The revelation comes amid EU and US concern at what EU leaders, in March, called “Russia's ongoing disinformation campaign” on the Ukraine conflict and on anti-Western propaganda more broadly.

Its flagship broadcaster, RT, alone employs 2,000 people in 16 countries, and airs shows in English, French, German, and Spanish.

EU leaders also asked the EU foreign service to create a new communications cell and to file an action plan in time for the June summit.

It published, on Monday, a US State Department-type fact sheet on Russian fallacies about Ukraine to coincide with a top-level EU meeting in Kiev.

There is more going on behind the scenes.

At a seminar in Brussels on Monday, organised by Estonia, communications directors from three of the main EU institutions said they plan to work more with social media and to use less jargon to promote EU integration in former Soviet satellite states.

"We are the message. What we’ve managed to build as the European Union", one of the officials said.

A second one noted: "This is not counter-propaganda ... It should be about telling the good stories that we have to tell about the good work we do in our neighbouring countries".

A group of 10 EU members, including the Baltic states, Nordic states, Germany, the Netherlands and the UK, also wants to see EU funding for independent Russian-language broadcasters.

But for its part, the commission is to spend just €10 million on promoting the “Eastern Partnership” policy in the current budget cycle.

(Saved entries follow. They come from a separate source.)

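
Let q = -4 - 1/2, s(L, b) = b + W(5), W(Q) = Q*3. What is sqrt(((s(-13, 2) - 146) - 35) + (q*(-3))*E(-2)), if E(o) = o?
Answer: I*sqrt(191) ≈ 13.82*I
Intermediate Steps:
W(Q) = 3*Q
s(L, b) = 15 + b (s(L, b) = b + 3*5 = b + 15 = 15 + b)
q = -9/2 (q = -4 - 1*1/2 = -4 - 1/2 = -9/2 ≈ -4.5000)
sqrt(((s(-13, 2) - 146) - 35) + (q*(-3))*E(-2)) = sqrt((((15 + 2) - 146) - 35) - 9/2*(-3)*(-2)) = sqrt(((17 - 146) - 35) + (27/2)*(-2)) = sqrt((-129 - 35) - 27) = sqrt(-164 - 27) = sqrt(-191) = I*sqrt(191)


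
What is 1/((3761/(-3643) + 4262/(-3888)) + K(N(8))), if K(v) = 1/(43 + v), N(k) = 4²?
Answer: -417837528/882320411 ≈ -0.47357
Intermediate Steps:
N(k) = 16
1/((3761/(-3643) + 4262/(-3888)) + K(N(8))) = 1/((3761/(-3643) + 4262/(-3888)) + 1/(43 + 16)) = 1/((3761*(-1/3643) + 4262*(-1/3888)) + 1/59) = 1/((-3761/3643 - 2131/1944) + 1/59) = 1/(-15074617/7081992 + 1/59) = 1/(-882320411/417837528) = -417837528/882320411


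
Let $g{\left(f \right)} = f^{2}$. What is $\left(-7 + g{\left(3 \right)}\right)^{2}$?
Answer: $4$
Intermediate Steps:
$\left(-7 + g{\left(3 \right)}\right)^{2} = \left(-7 + 3^{2}\right)^{2} = \left(-7 + 9\right)^{2} = 2^{2} = 4$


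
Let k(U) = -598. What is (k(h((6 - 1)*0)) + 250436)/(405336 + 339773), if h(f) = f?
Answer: 249838/745109 ≈ 0.33530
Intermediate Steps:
(k(h((6 - 1)*0)) + 250436)/(405336 + 339773) = (-598 + 250436)/(405336 + 339773) = 249838/745109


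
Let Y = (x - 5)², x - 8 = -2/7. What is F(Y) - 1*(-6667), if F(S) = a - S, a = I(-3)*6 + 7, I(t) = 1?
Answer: 326959/49 ≈ 6672.6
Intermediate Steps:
x = 54/7 (x = 8 - 2/7 = 54/7 ≈ 7.7143)
Y = 361/49 (Y = (54/7 - 5)² = (19/7)² = 361/49 ≈ 7.3673)
a = 13 (a = 1*6 + 7 = 6 + 7 = 13)
F(S) = 13 - S
F(Y) - 1*(-6667) = (13 - 1*361/49) - 1*(-6667) = (13 - 361/49) + 6667 = 276/49 + 6667 = 326959/49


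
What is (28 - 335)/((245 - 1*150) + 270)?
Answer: -307/365 ≈ -0.84110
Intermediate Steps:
(28 - 335)/((245 - 1*150) + 270) = -307/((245 - 150) + 270) = -307/(95 + 270) = -307/365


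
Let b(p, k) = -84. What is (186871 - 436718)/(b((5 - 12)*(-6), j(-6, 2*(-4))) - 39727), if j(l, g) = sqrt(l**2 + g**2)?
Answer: 249847/39811 ≈ 6.2758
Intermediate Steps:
j(l, g) = sqrt(g**2 + l**2)
(186871 - 436718)/(b((5 - 12)*(-6), j(-6, 2*(-4))) - 39727) = (186871 - 436718)/(-84 - 39727) = -249847/(-39811) = -249847*(-1/39811) = 249847/39811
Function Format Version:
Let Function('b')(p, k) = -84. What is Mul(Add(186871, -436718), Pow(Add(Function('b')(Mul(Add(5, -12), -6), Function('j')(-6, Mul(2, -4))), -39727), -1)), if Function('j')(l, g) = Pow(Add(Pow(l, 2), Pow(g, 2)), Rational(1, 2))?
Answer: Rational(249847, 39811) ≈ 6.2758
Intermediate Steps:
Function('j')(l, g) = Pow(Add(Pow(g, 2), Pow(l, 2)), Rational(1, 2))
Mul(Add(186871, -436718), Pow(Add(Function('b')(Mul(Add(5, -12), -6), Function('j')(-6, Mul(2, -4))), -39727), -1)) = Mul(Add(186871, -436718), Pow(Add(-84, -39727), -1)) = Mul(-249847, Pow(-39811, -1)) = Mul(-249847, Rational(-1, 39811)) = Rational(249847, 39811)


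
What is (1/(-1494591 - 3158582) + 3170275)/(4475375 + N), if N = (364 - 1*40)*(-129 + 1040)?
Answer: 14751838032574/22198143270247 ≈ 0.66455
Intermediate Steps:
N = 295164 (N = (364 - 40)*911 = 324*911 = 295164)
(1/(-1494591 - 3158582) + 3170275)/(4475375 + N) = (1/(-1494591 - 3158582) + 3170275)/(4475375 + 295164) = (1/(-4653173) + 3170275)/4770539 = (-1/4653173 + 3170275)*(1/4770539) = (14751838032574/4653173)*(1/4770539) = 14751838032574/22198143270247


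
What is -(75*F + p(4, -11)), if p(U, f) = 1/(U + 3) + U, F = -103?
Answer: 54046/7 ≈ 7720.9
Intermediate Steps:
p(U, f) = U + 1/(3 + U) (p(U, f) = 1/(3 + U) + U = U + 1/(3 + U))
-(75*F + p(4, -11)) = -(75*(-103) + (1 + 4**2 + 3*4)/(3 + 4)) = -(-7725 + (1 + 16 + 12)/7) = -(-7725 + (1/7)*29) = -(-7725 + 29/7) = -1*(-54046/7) = 54046/7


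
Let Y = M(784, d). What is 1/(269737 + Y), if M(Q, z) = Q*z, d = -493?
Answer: -1/116775 ≈ -8.5635e-6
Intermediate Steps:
Y = -386512 (Y = 784*(-493) = -386512)
1/(269737 + Y) = 1/(269737 - 386512) = 1/(-116775) = -1/116775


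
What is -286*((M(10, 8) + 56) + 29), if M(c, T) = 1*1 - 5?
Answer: -23166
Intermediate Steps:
M(c, T) = -4 (M(c, T) = 1 - 5 = -4)
-286*((M(10, 8) + 56) + 29) = -286*((-4 + 56) + 29) = -286*(52 + 29) = -286*81 = -23166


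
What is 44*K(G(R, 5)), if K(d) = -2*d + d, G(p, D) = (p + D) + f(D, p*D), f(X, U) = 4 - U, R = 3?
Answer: 132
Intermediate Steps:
G(p, D) = 4 + D + p - D*p (G(p, D) = (p + D) + (4 - p*D) = (D + p) + (4 - D*p) = 4 + D + p - D*p)
K(d) = -d
44*K(G(R, 5)) = 44*(-(4 + 5 + 3 - 1*5*3)) = 44*(-(4 + 5 + 3 - 15)) = 44*(-1*(-3)) = 44*3 = 132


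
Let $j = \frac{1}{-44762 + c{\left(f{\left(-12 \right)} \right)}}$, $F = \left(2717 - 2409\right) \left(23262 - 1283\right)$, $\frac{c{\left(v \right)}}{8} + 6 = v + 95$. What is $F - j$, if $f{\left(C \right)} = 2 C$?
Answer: $\frac{299497634745}{44242} \approx 6.7695 \cdot 10^{6}$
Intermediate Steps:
$c{\left(v \right)} = 712 + 8 v$ ($c{\left(v \right)} = -48 + 8 \left(v + 95\right) = -48 + 8 \left(95 + v\right) = -48 + \left(760 + 8 v\right) = 712 + 8 v$)
$F = 6769532$ ($F = 308 \cdot 21979 = 6769532$)
$j = - \frac{1}{44242}$ ($j = \frac{1}{-44762 + \left(712 + 8 \cdot 2 \left(-12\right)\right)} = \frac{1}{-44762 + \left(712 + 8 \left(-24\right)\right)} = \frac{1}{-44762 + \left(712 - 192\right)} = \frac{1}{-44762 + 520} = \frac{1}{-44242} = - \frac{1}{44242} \approx -2.2603 \cdot 10^{-5}$)
$F - j = 6769532 - - \frac{1}{44242} = 6769532 + \frac{1}{44242} = \frac{299497634745}{44242}$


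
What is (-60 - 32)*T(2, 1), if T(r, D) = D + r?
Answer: -276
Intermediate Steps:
(-60 - 32)*T(2, 1) = (-60 - 32)*(1 + 2) = -92*3 = -276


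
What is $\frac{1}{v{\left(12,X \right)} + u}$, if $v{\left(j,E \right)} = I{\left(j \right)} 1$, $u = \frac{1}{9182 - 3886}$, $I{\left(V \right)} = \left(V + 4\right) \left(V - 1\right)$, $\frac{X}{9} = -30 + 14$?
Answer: $\frac{5296}{932097} \approx 0.0056818$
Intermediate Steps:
$X = -144$ ($X = 9 \left(-30 + 14\right) = 9 \left(-16\right) = -144$)
$I{\left(V \right)} = \left(-1 + V\right) \left(4 + V\right)$ ($I{\left(V \right)} = \left(4 + V\right) \left(-1 + V\right) = \left(-1 + V\right) \left(4 + V\right)$)
$u = \frac{1}{5296} \approx 0.00018882$
$v{\left(j,E \right)} = -4 + j^{2} + 3 j$ ($v{\left(j,E \right)} = \left(-4 + j^{2} + 3 j\right) 1 = -4 + j^{2} + 3 j$)
$\frac{1}{v{\left(12,X \right)} + u} = \frac{1}{\left(-4 + 12^{2} + 3 \cdot 12\right) + \frac{1}{5296}} = \frac{1}{\left(-4 + 144 + 36\right) + \frac{1}{5296}} = \frac{1}{176 + \frac{1}{5296}} = \frac{1}{\frac{932097}{5296}} = \frac{5296}{932097}$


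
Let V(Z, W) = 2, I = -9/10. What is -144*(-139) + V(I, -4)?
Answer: 20018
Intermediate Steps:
I = -9/10 (I = -9*⅒ = -9/10 ≈ -0.90000)
-144*(-139) + V(I, -4) = -144*(-139) + 2 = 20016 + 2 = 20018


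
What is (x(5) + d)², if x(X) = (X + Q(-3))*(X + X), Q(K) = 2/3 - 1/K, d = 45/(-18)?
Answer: 13225/4 ≈ 3306.3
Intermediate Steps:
d = -5/2 (d = 45*(-1/18) = -5/2 ≈ -2.5000)
Q(K) = ⅔ - 1/K (Q(K) = 2*(⅓) - 1/K = ⅔ - 1/K)
x(X) = 2*X*(1 + X) (x(X) = (X + (⅔ - 1/(-3)))*(X + X) = (X + (⅔ - 1*(-⅓)))*(2*X) = (X + (⅔ + ⅓))*(2*X) = (X + 1)*(2*X) = (1 + X)*(2*X) = 2*X*(1 + X))
(x(5) + d)² = (2*5*(1 + 5) - 5/2)² = (2*5*6 - 5/2)² = (60 - 5/2)² = (115/2)² = 13225/4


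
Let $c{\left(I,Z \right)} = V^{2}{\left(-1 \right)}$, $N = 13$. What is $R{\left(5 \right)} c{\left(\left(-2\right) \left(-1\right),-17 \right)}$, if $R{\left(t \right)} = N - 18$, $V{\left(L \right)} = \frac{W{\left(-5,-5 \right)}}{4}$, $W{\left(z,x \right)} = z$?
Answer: $- \frac{125}{16} \approx -7.8125$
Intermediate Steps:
$V{\left(L \right)} = - \frac{5}{4}$
$c{\left(I,Z \right)} = \frac{25}{16}$ ($c{\left(I,Z \right)} = \left(- \frac{5}{4}\right)^{2} = \frac{25}{16}$)
$R{\left(t \right)} = -5$ ($R{\left(t \right)} = 13 - 18 = -5$)
$R{\left(5 \right)} c{\left(\left(-2\right) \left(-1\right),-17 \right)} = \left(-5\right) \frac{25}{16} = - \frac{125}{16}$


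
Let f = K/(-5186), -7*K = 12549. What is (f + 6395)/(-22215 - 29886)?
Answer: -232163839/1891370502 ≈ -0.12275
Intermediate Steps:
K = -12549/7 (K = -1/7*12549 = -12549/7 ≈ -1792.7)
f = 12549/36302 (f = -12549/7/(-5186) = -12549/7*(-1/5186) = 12549/36302 ≈ 0.34568)
(f + 6395)/(-22215 - 29886) = (12549/36302 + 6395)/(-22215 - 29886) = (232163839/36302)/(-52101) = (232163839/36302)*(-1/52101) = -232163839/1891370502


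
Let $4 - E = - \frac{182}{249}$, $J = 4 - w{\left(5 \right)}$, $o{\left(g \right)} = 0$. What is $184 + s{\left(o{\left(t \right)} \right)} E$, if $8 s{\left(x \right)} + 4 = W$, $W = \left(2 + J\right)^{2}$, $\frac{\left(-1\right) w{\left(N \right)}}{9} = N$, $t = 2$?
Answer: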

The EU foreign service has no extra money for its new communications team, which will comprise between two to five people, one of them from the UK, whose salaries are to be paid by their countries of origin.

Meanwhile, Davit Alaverdyan, the editor-in-chief of Mediamax, an online news publisher in Armenia said the EU should be more flexible in the way it awards grants.

“The money doesn’t go to the people with the best ideas on how to make the EU more popular, but the ones who employ the most specialists in project grant applications”, he told EUobserver in Yerevan last week.

Alaverdyan, who is also a scholar of propaganda at Yerevan University, said Armenian TV and the four Russian TV stations which broadcast in Armenia cover Ukraine from Russia’s point of view only.

He noted the Russian message doesn’t have a monopoly on the internet and doesn’t always go down well, however.

Dmitry Kiselev, a prominent Russian anchorman who is on an EU blacklist, was also blacklisted in Armenia last year after a speech denigrating its language.

With Russian TV and NGOs often branding EU states as being exceedingly gay-friendly, Alaverdyan added that Armenians also rely on the diaspora for independent information: “This whole Russian idea of ‘gay Europe’ … anyone who has relatives in France, they know it’s not true”.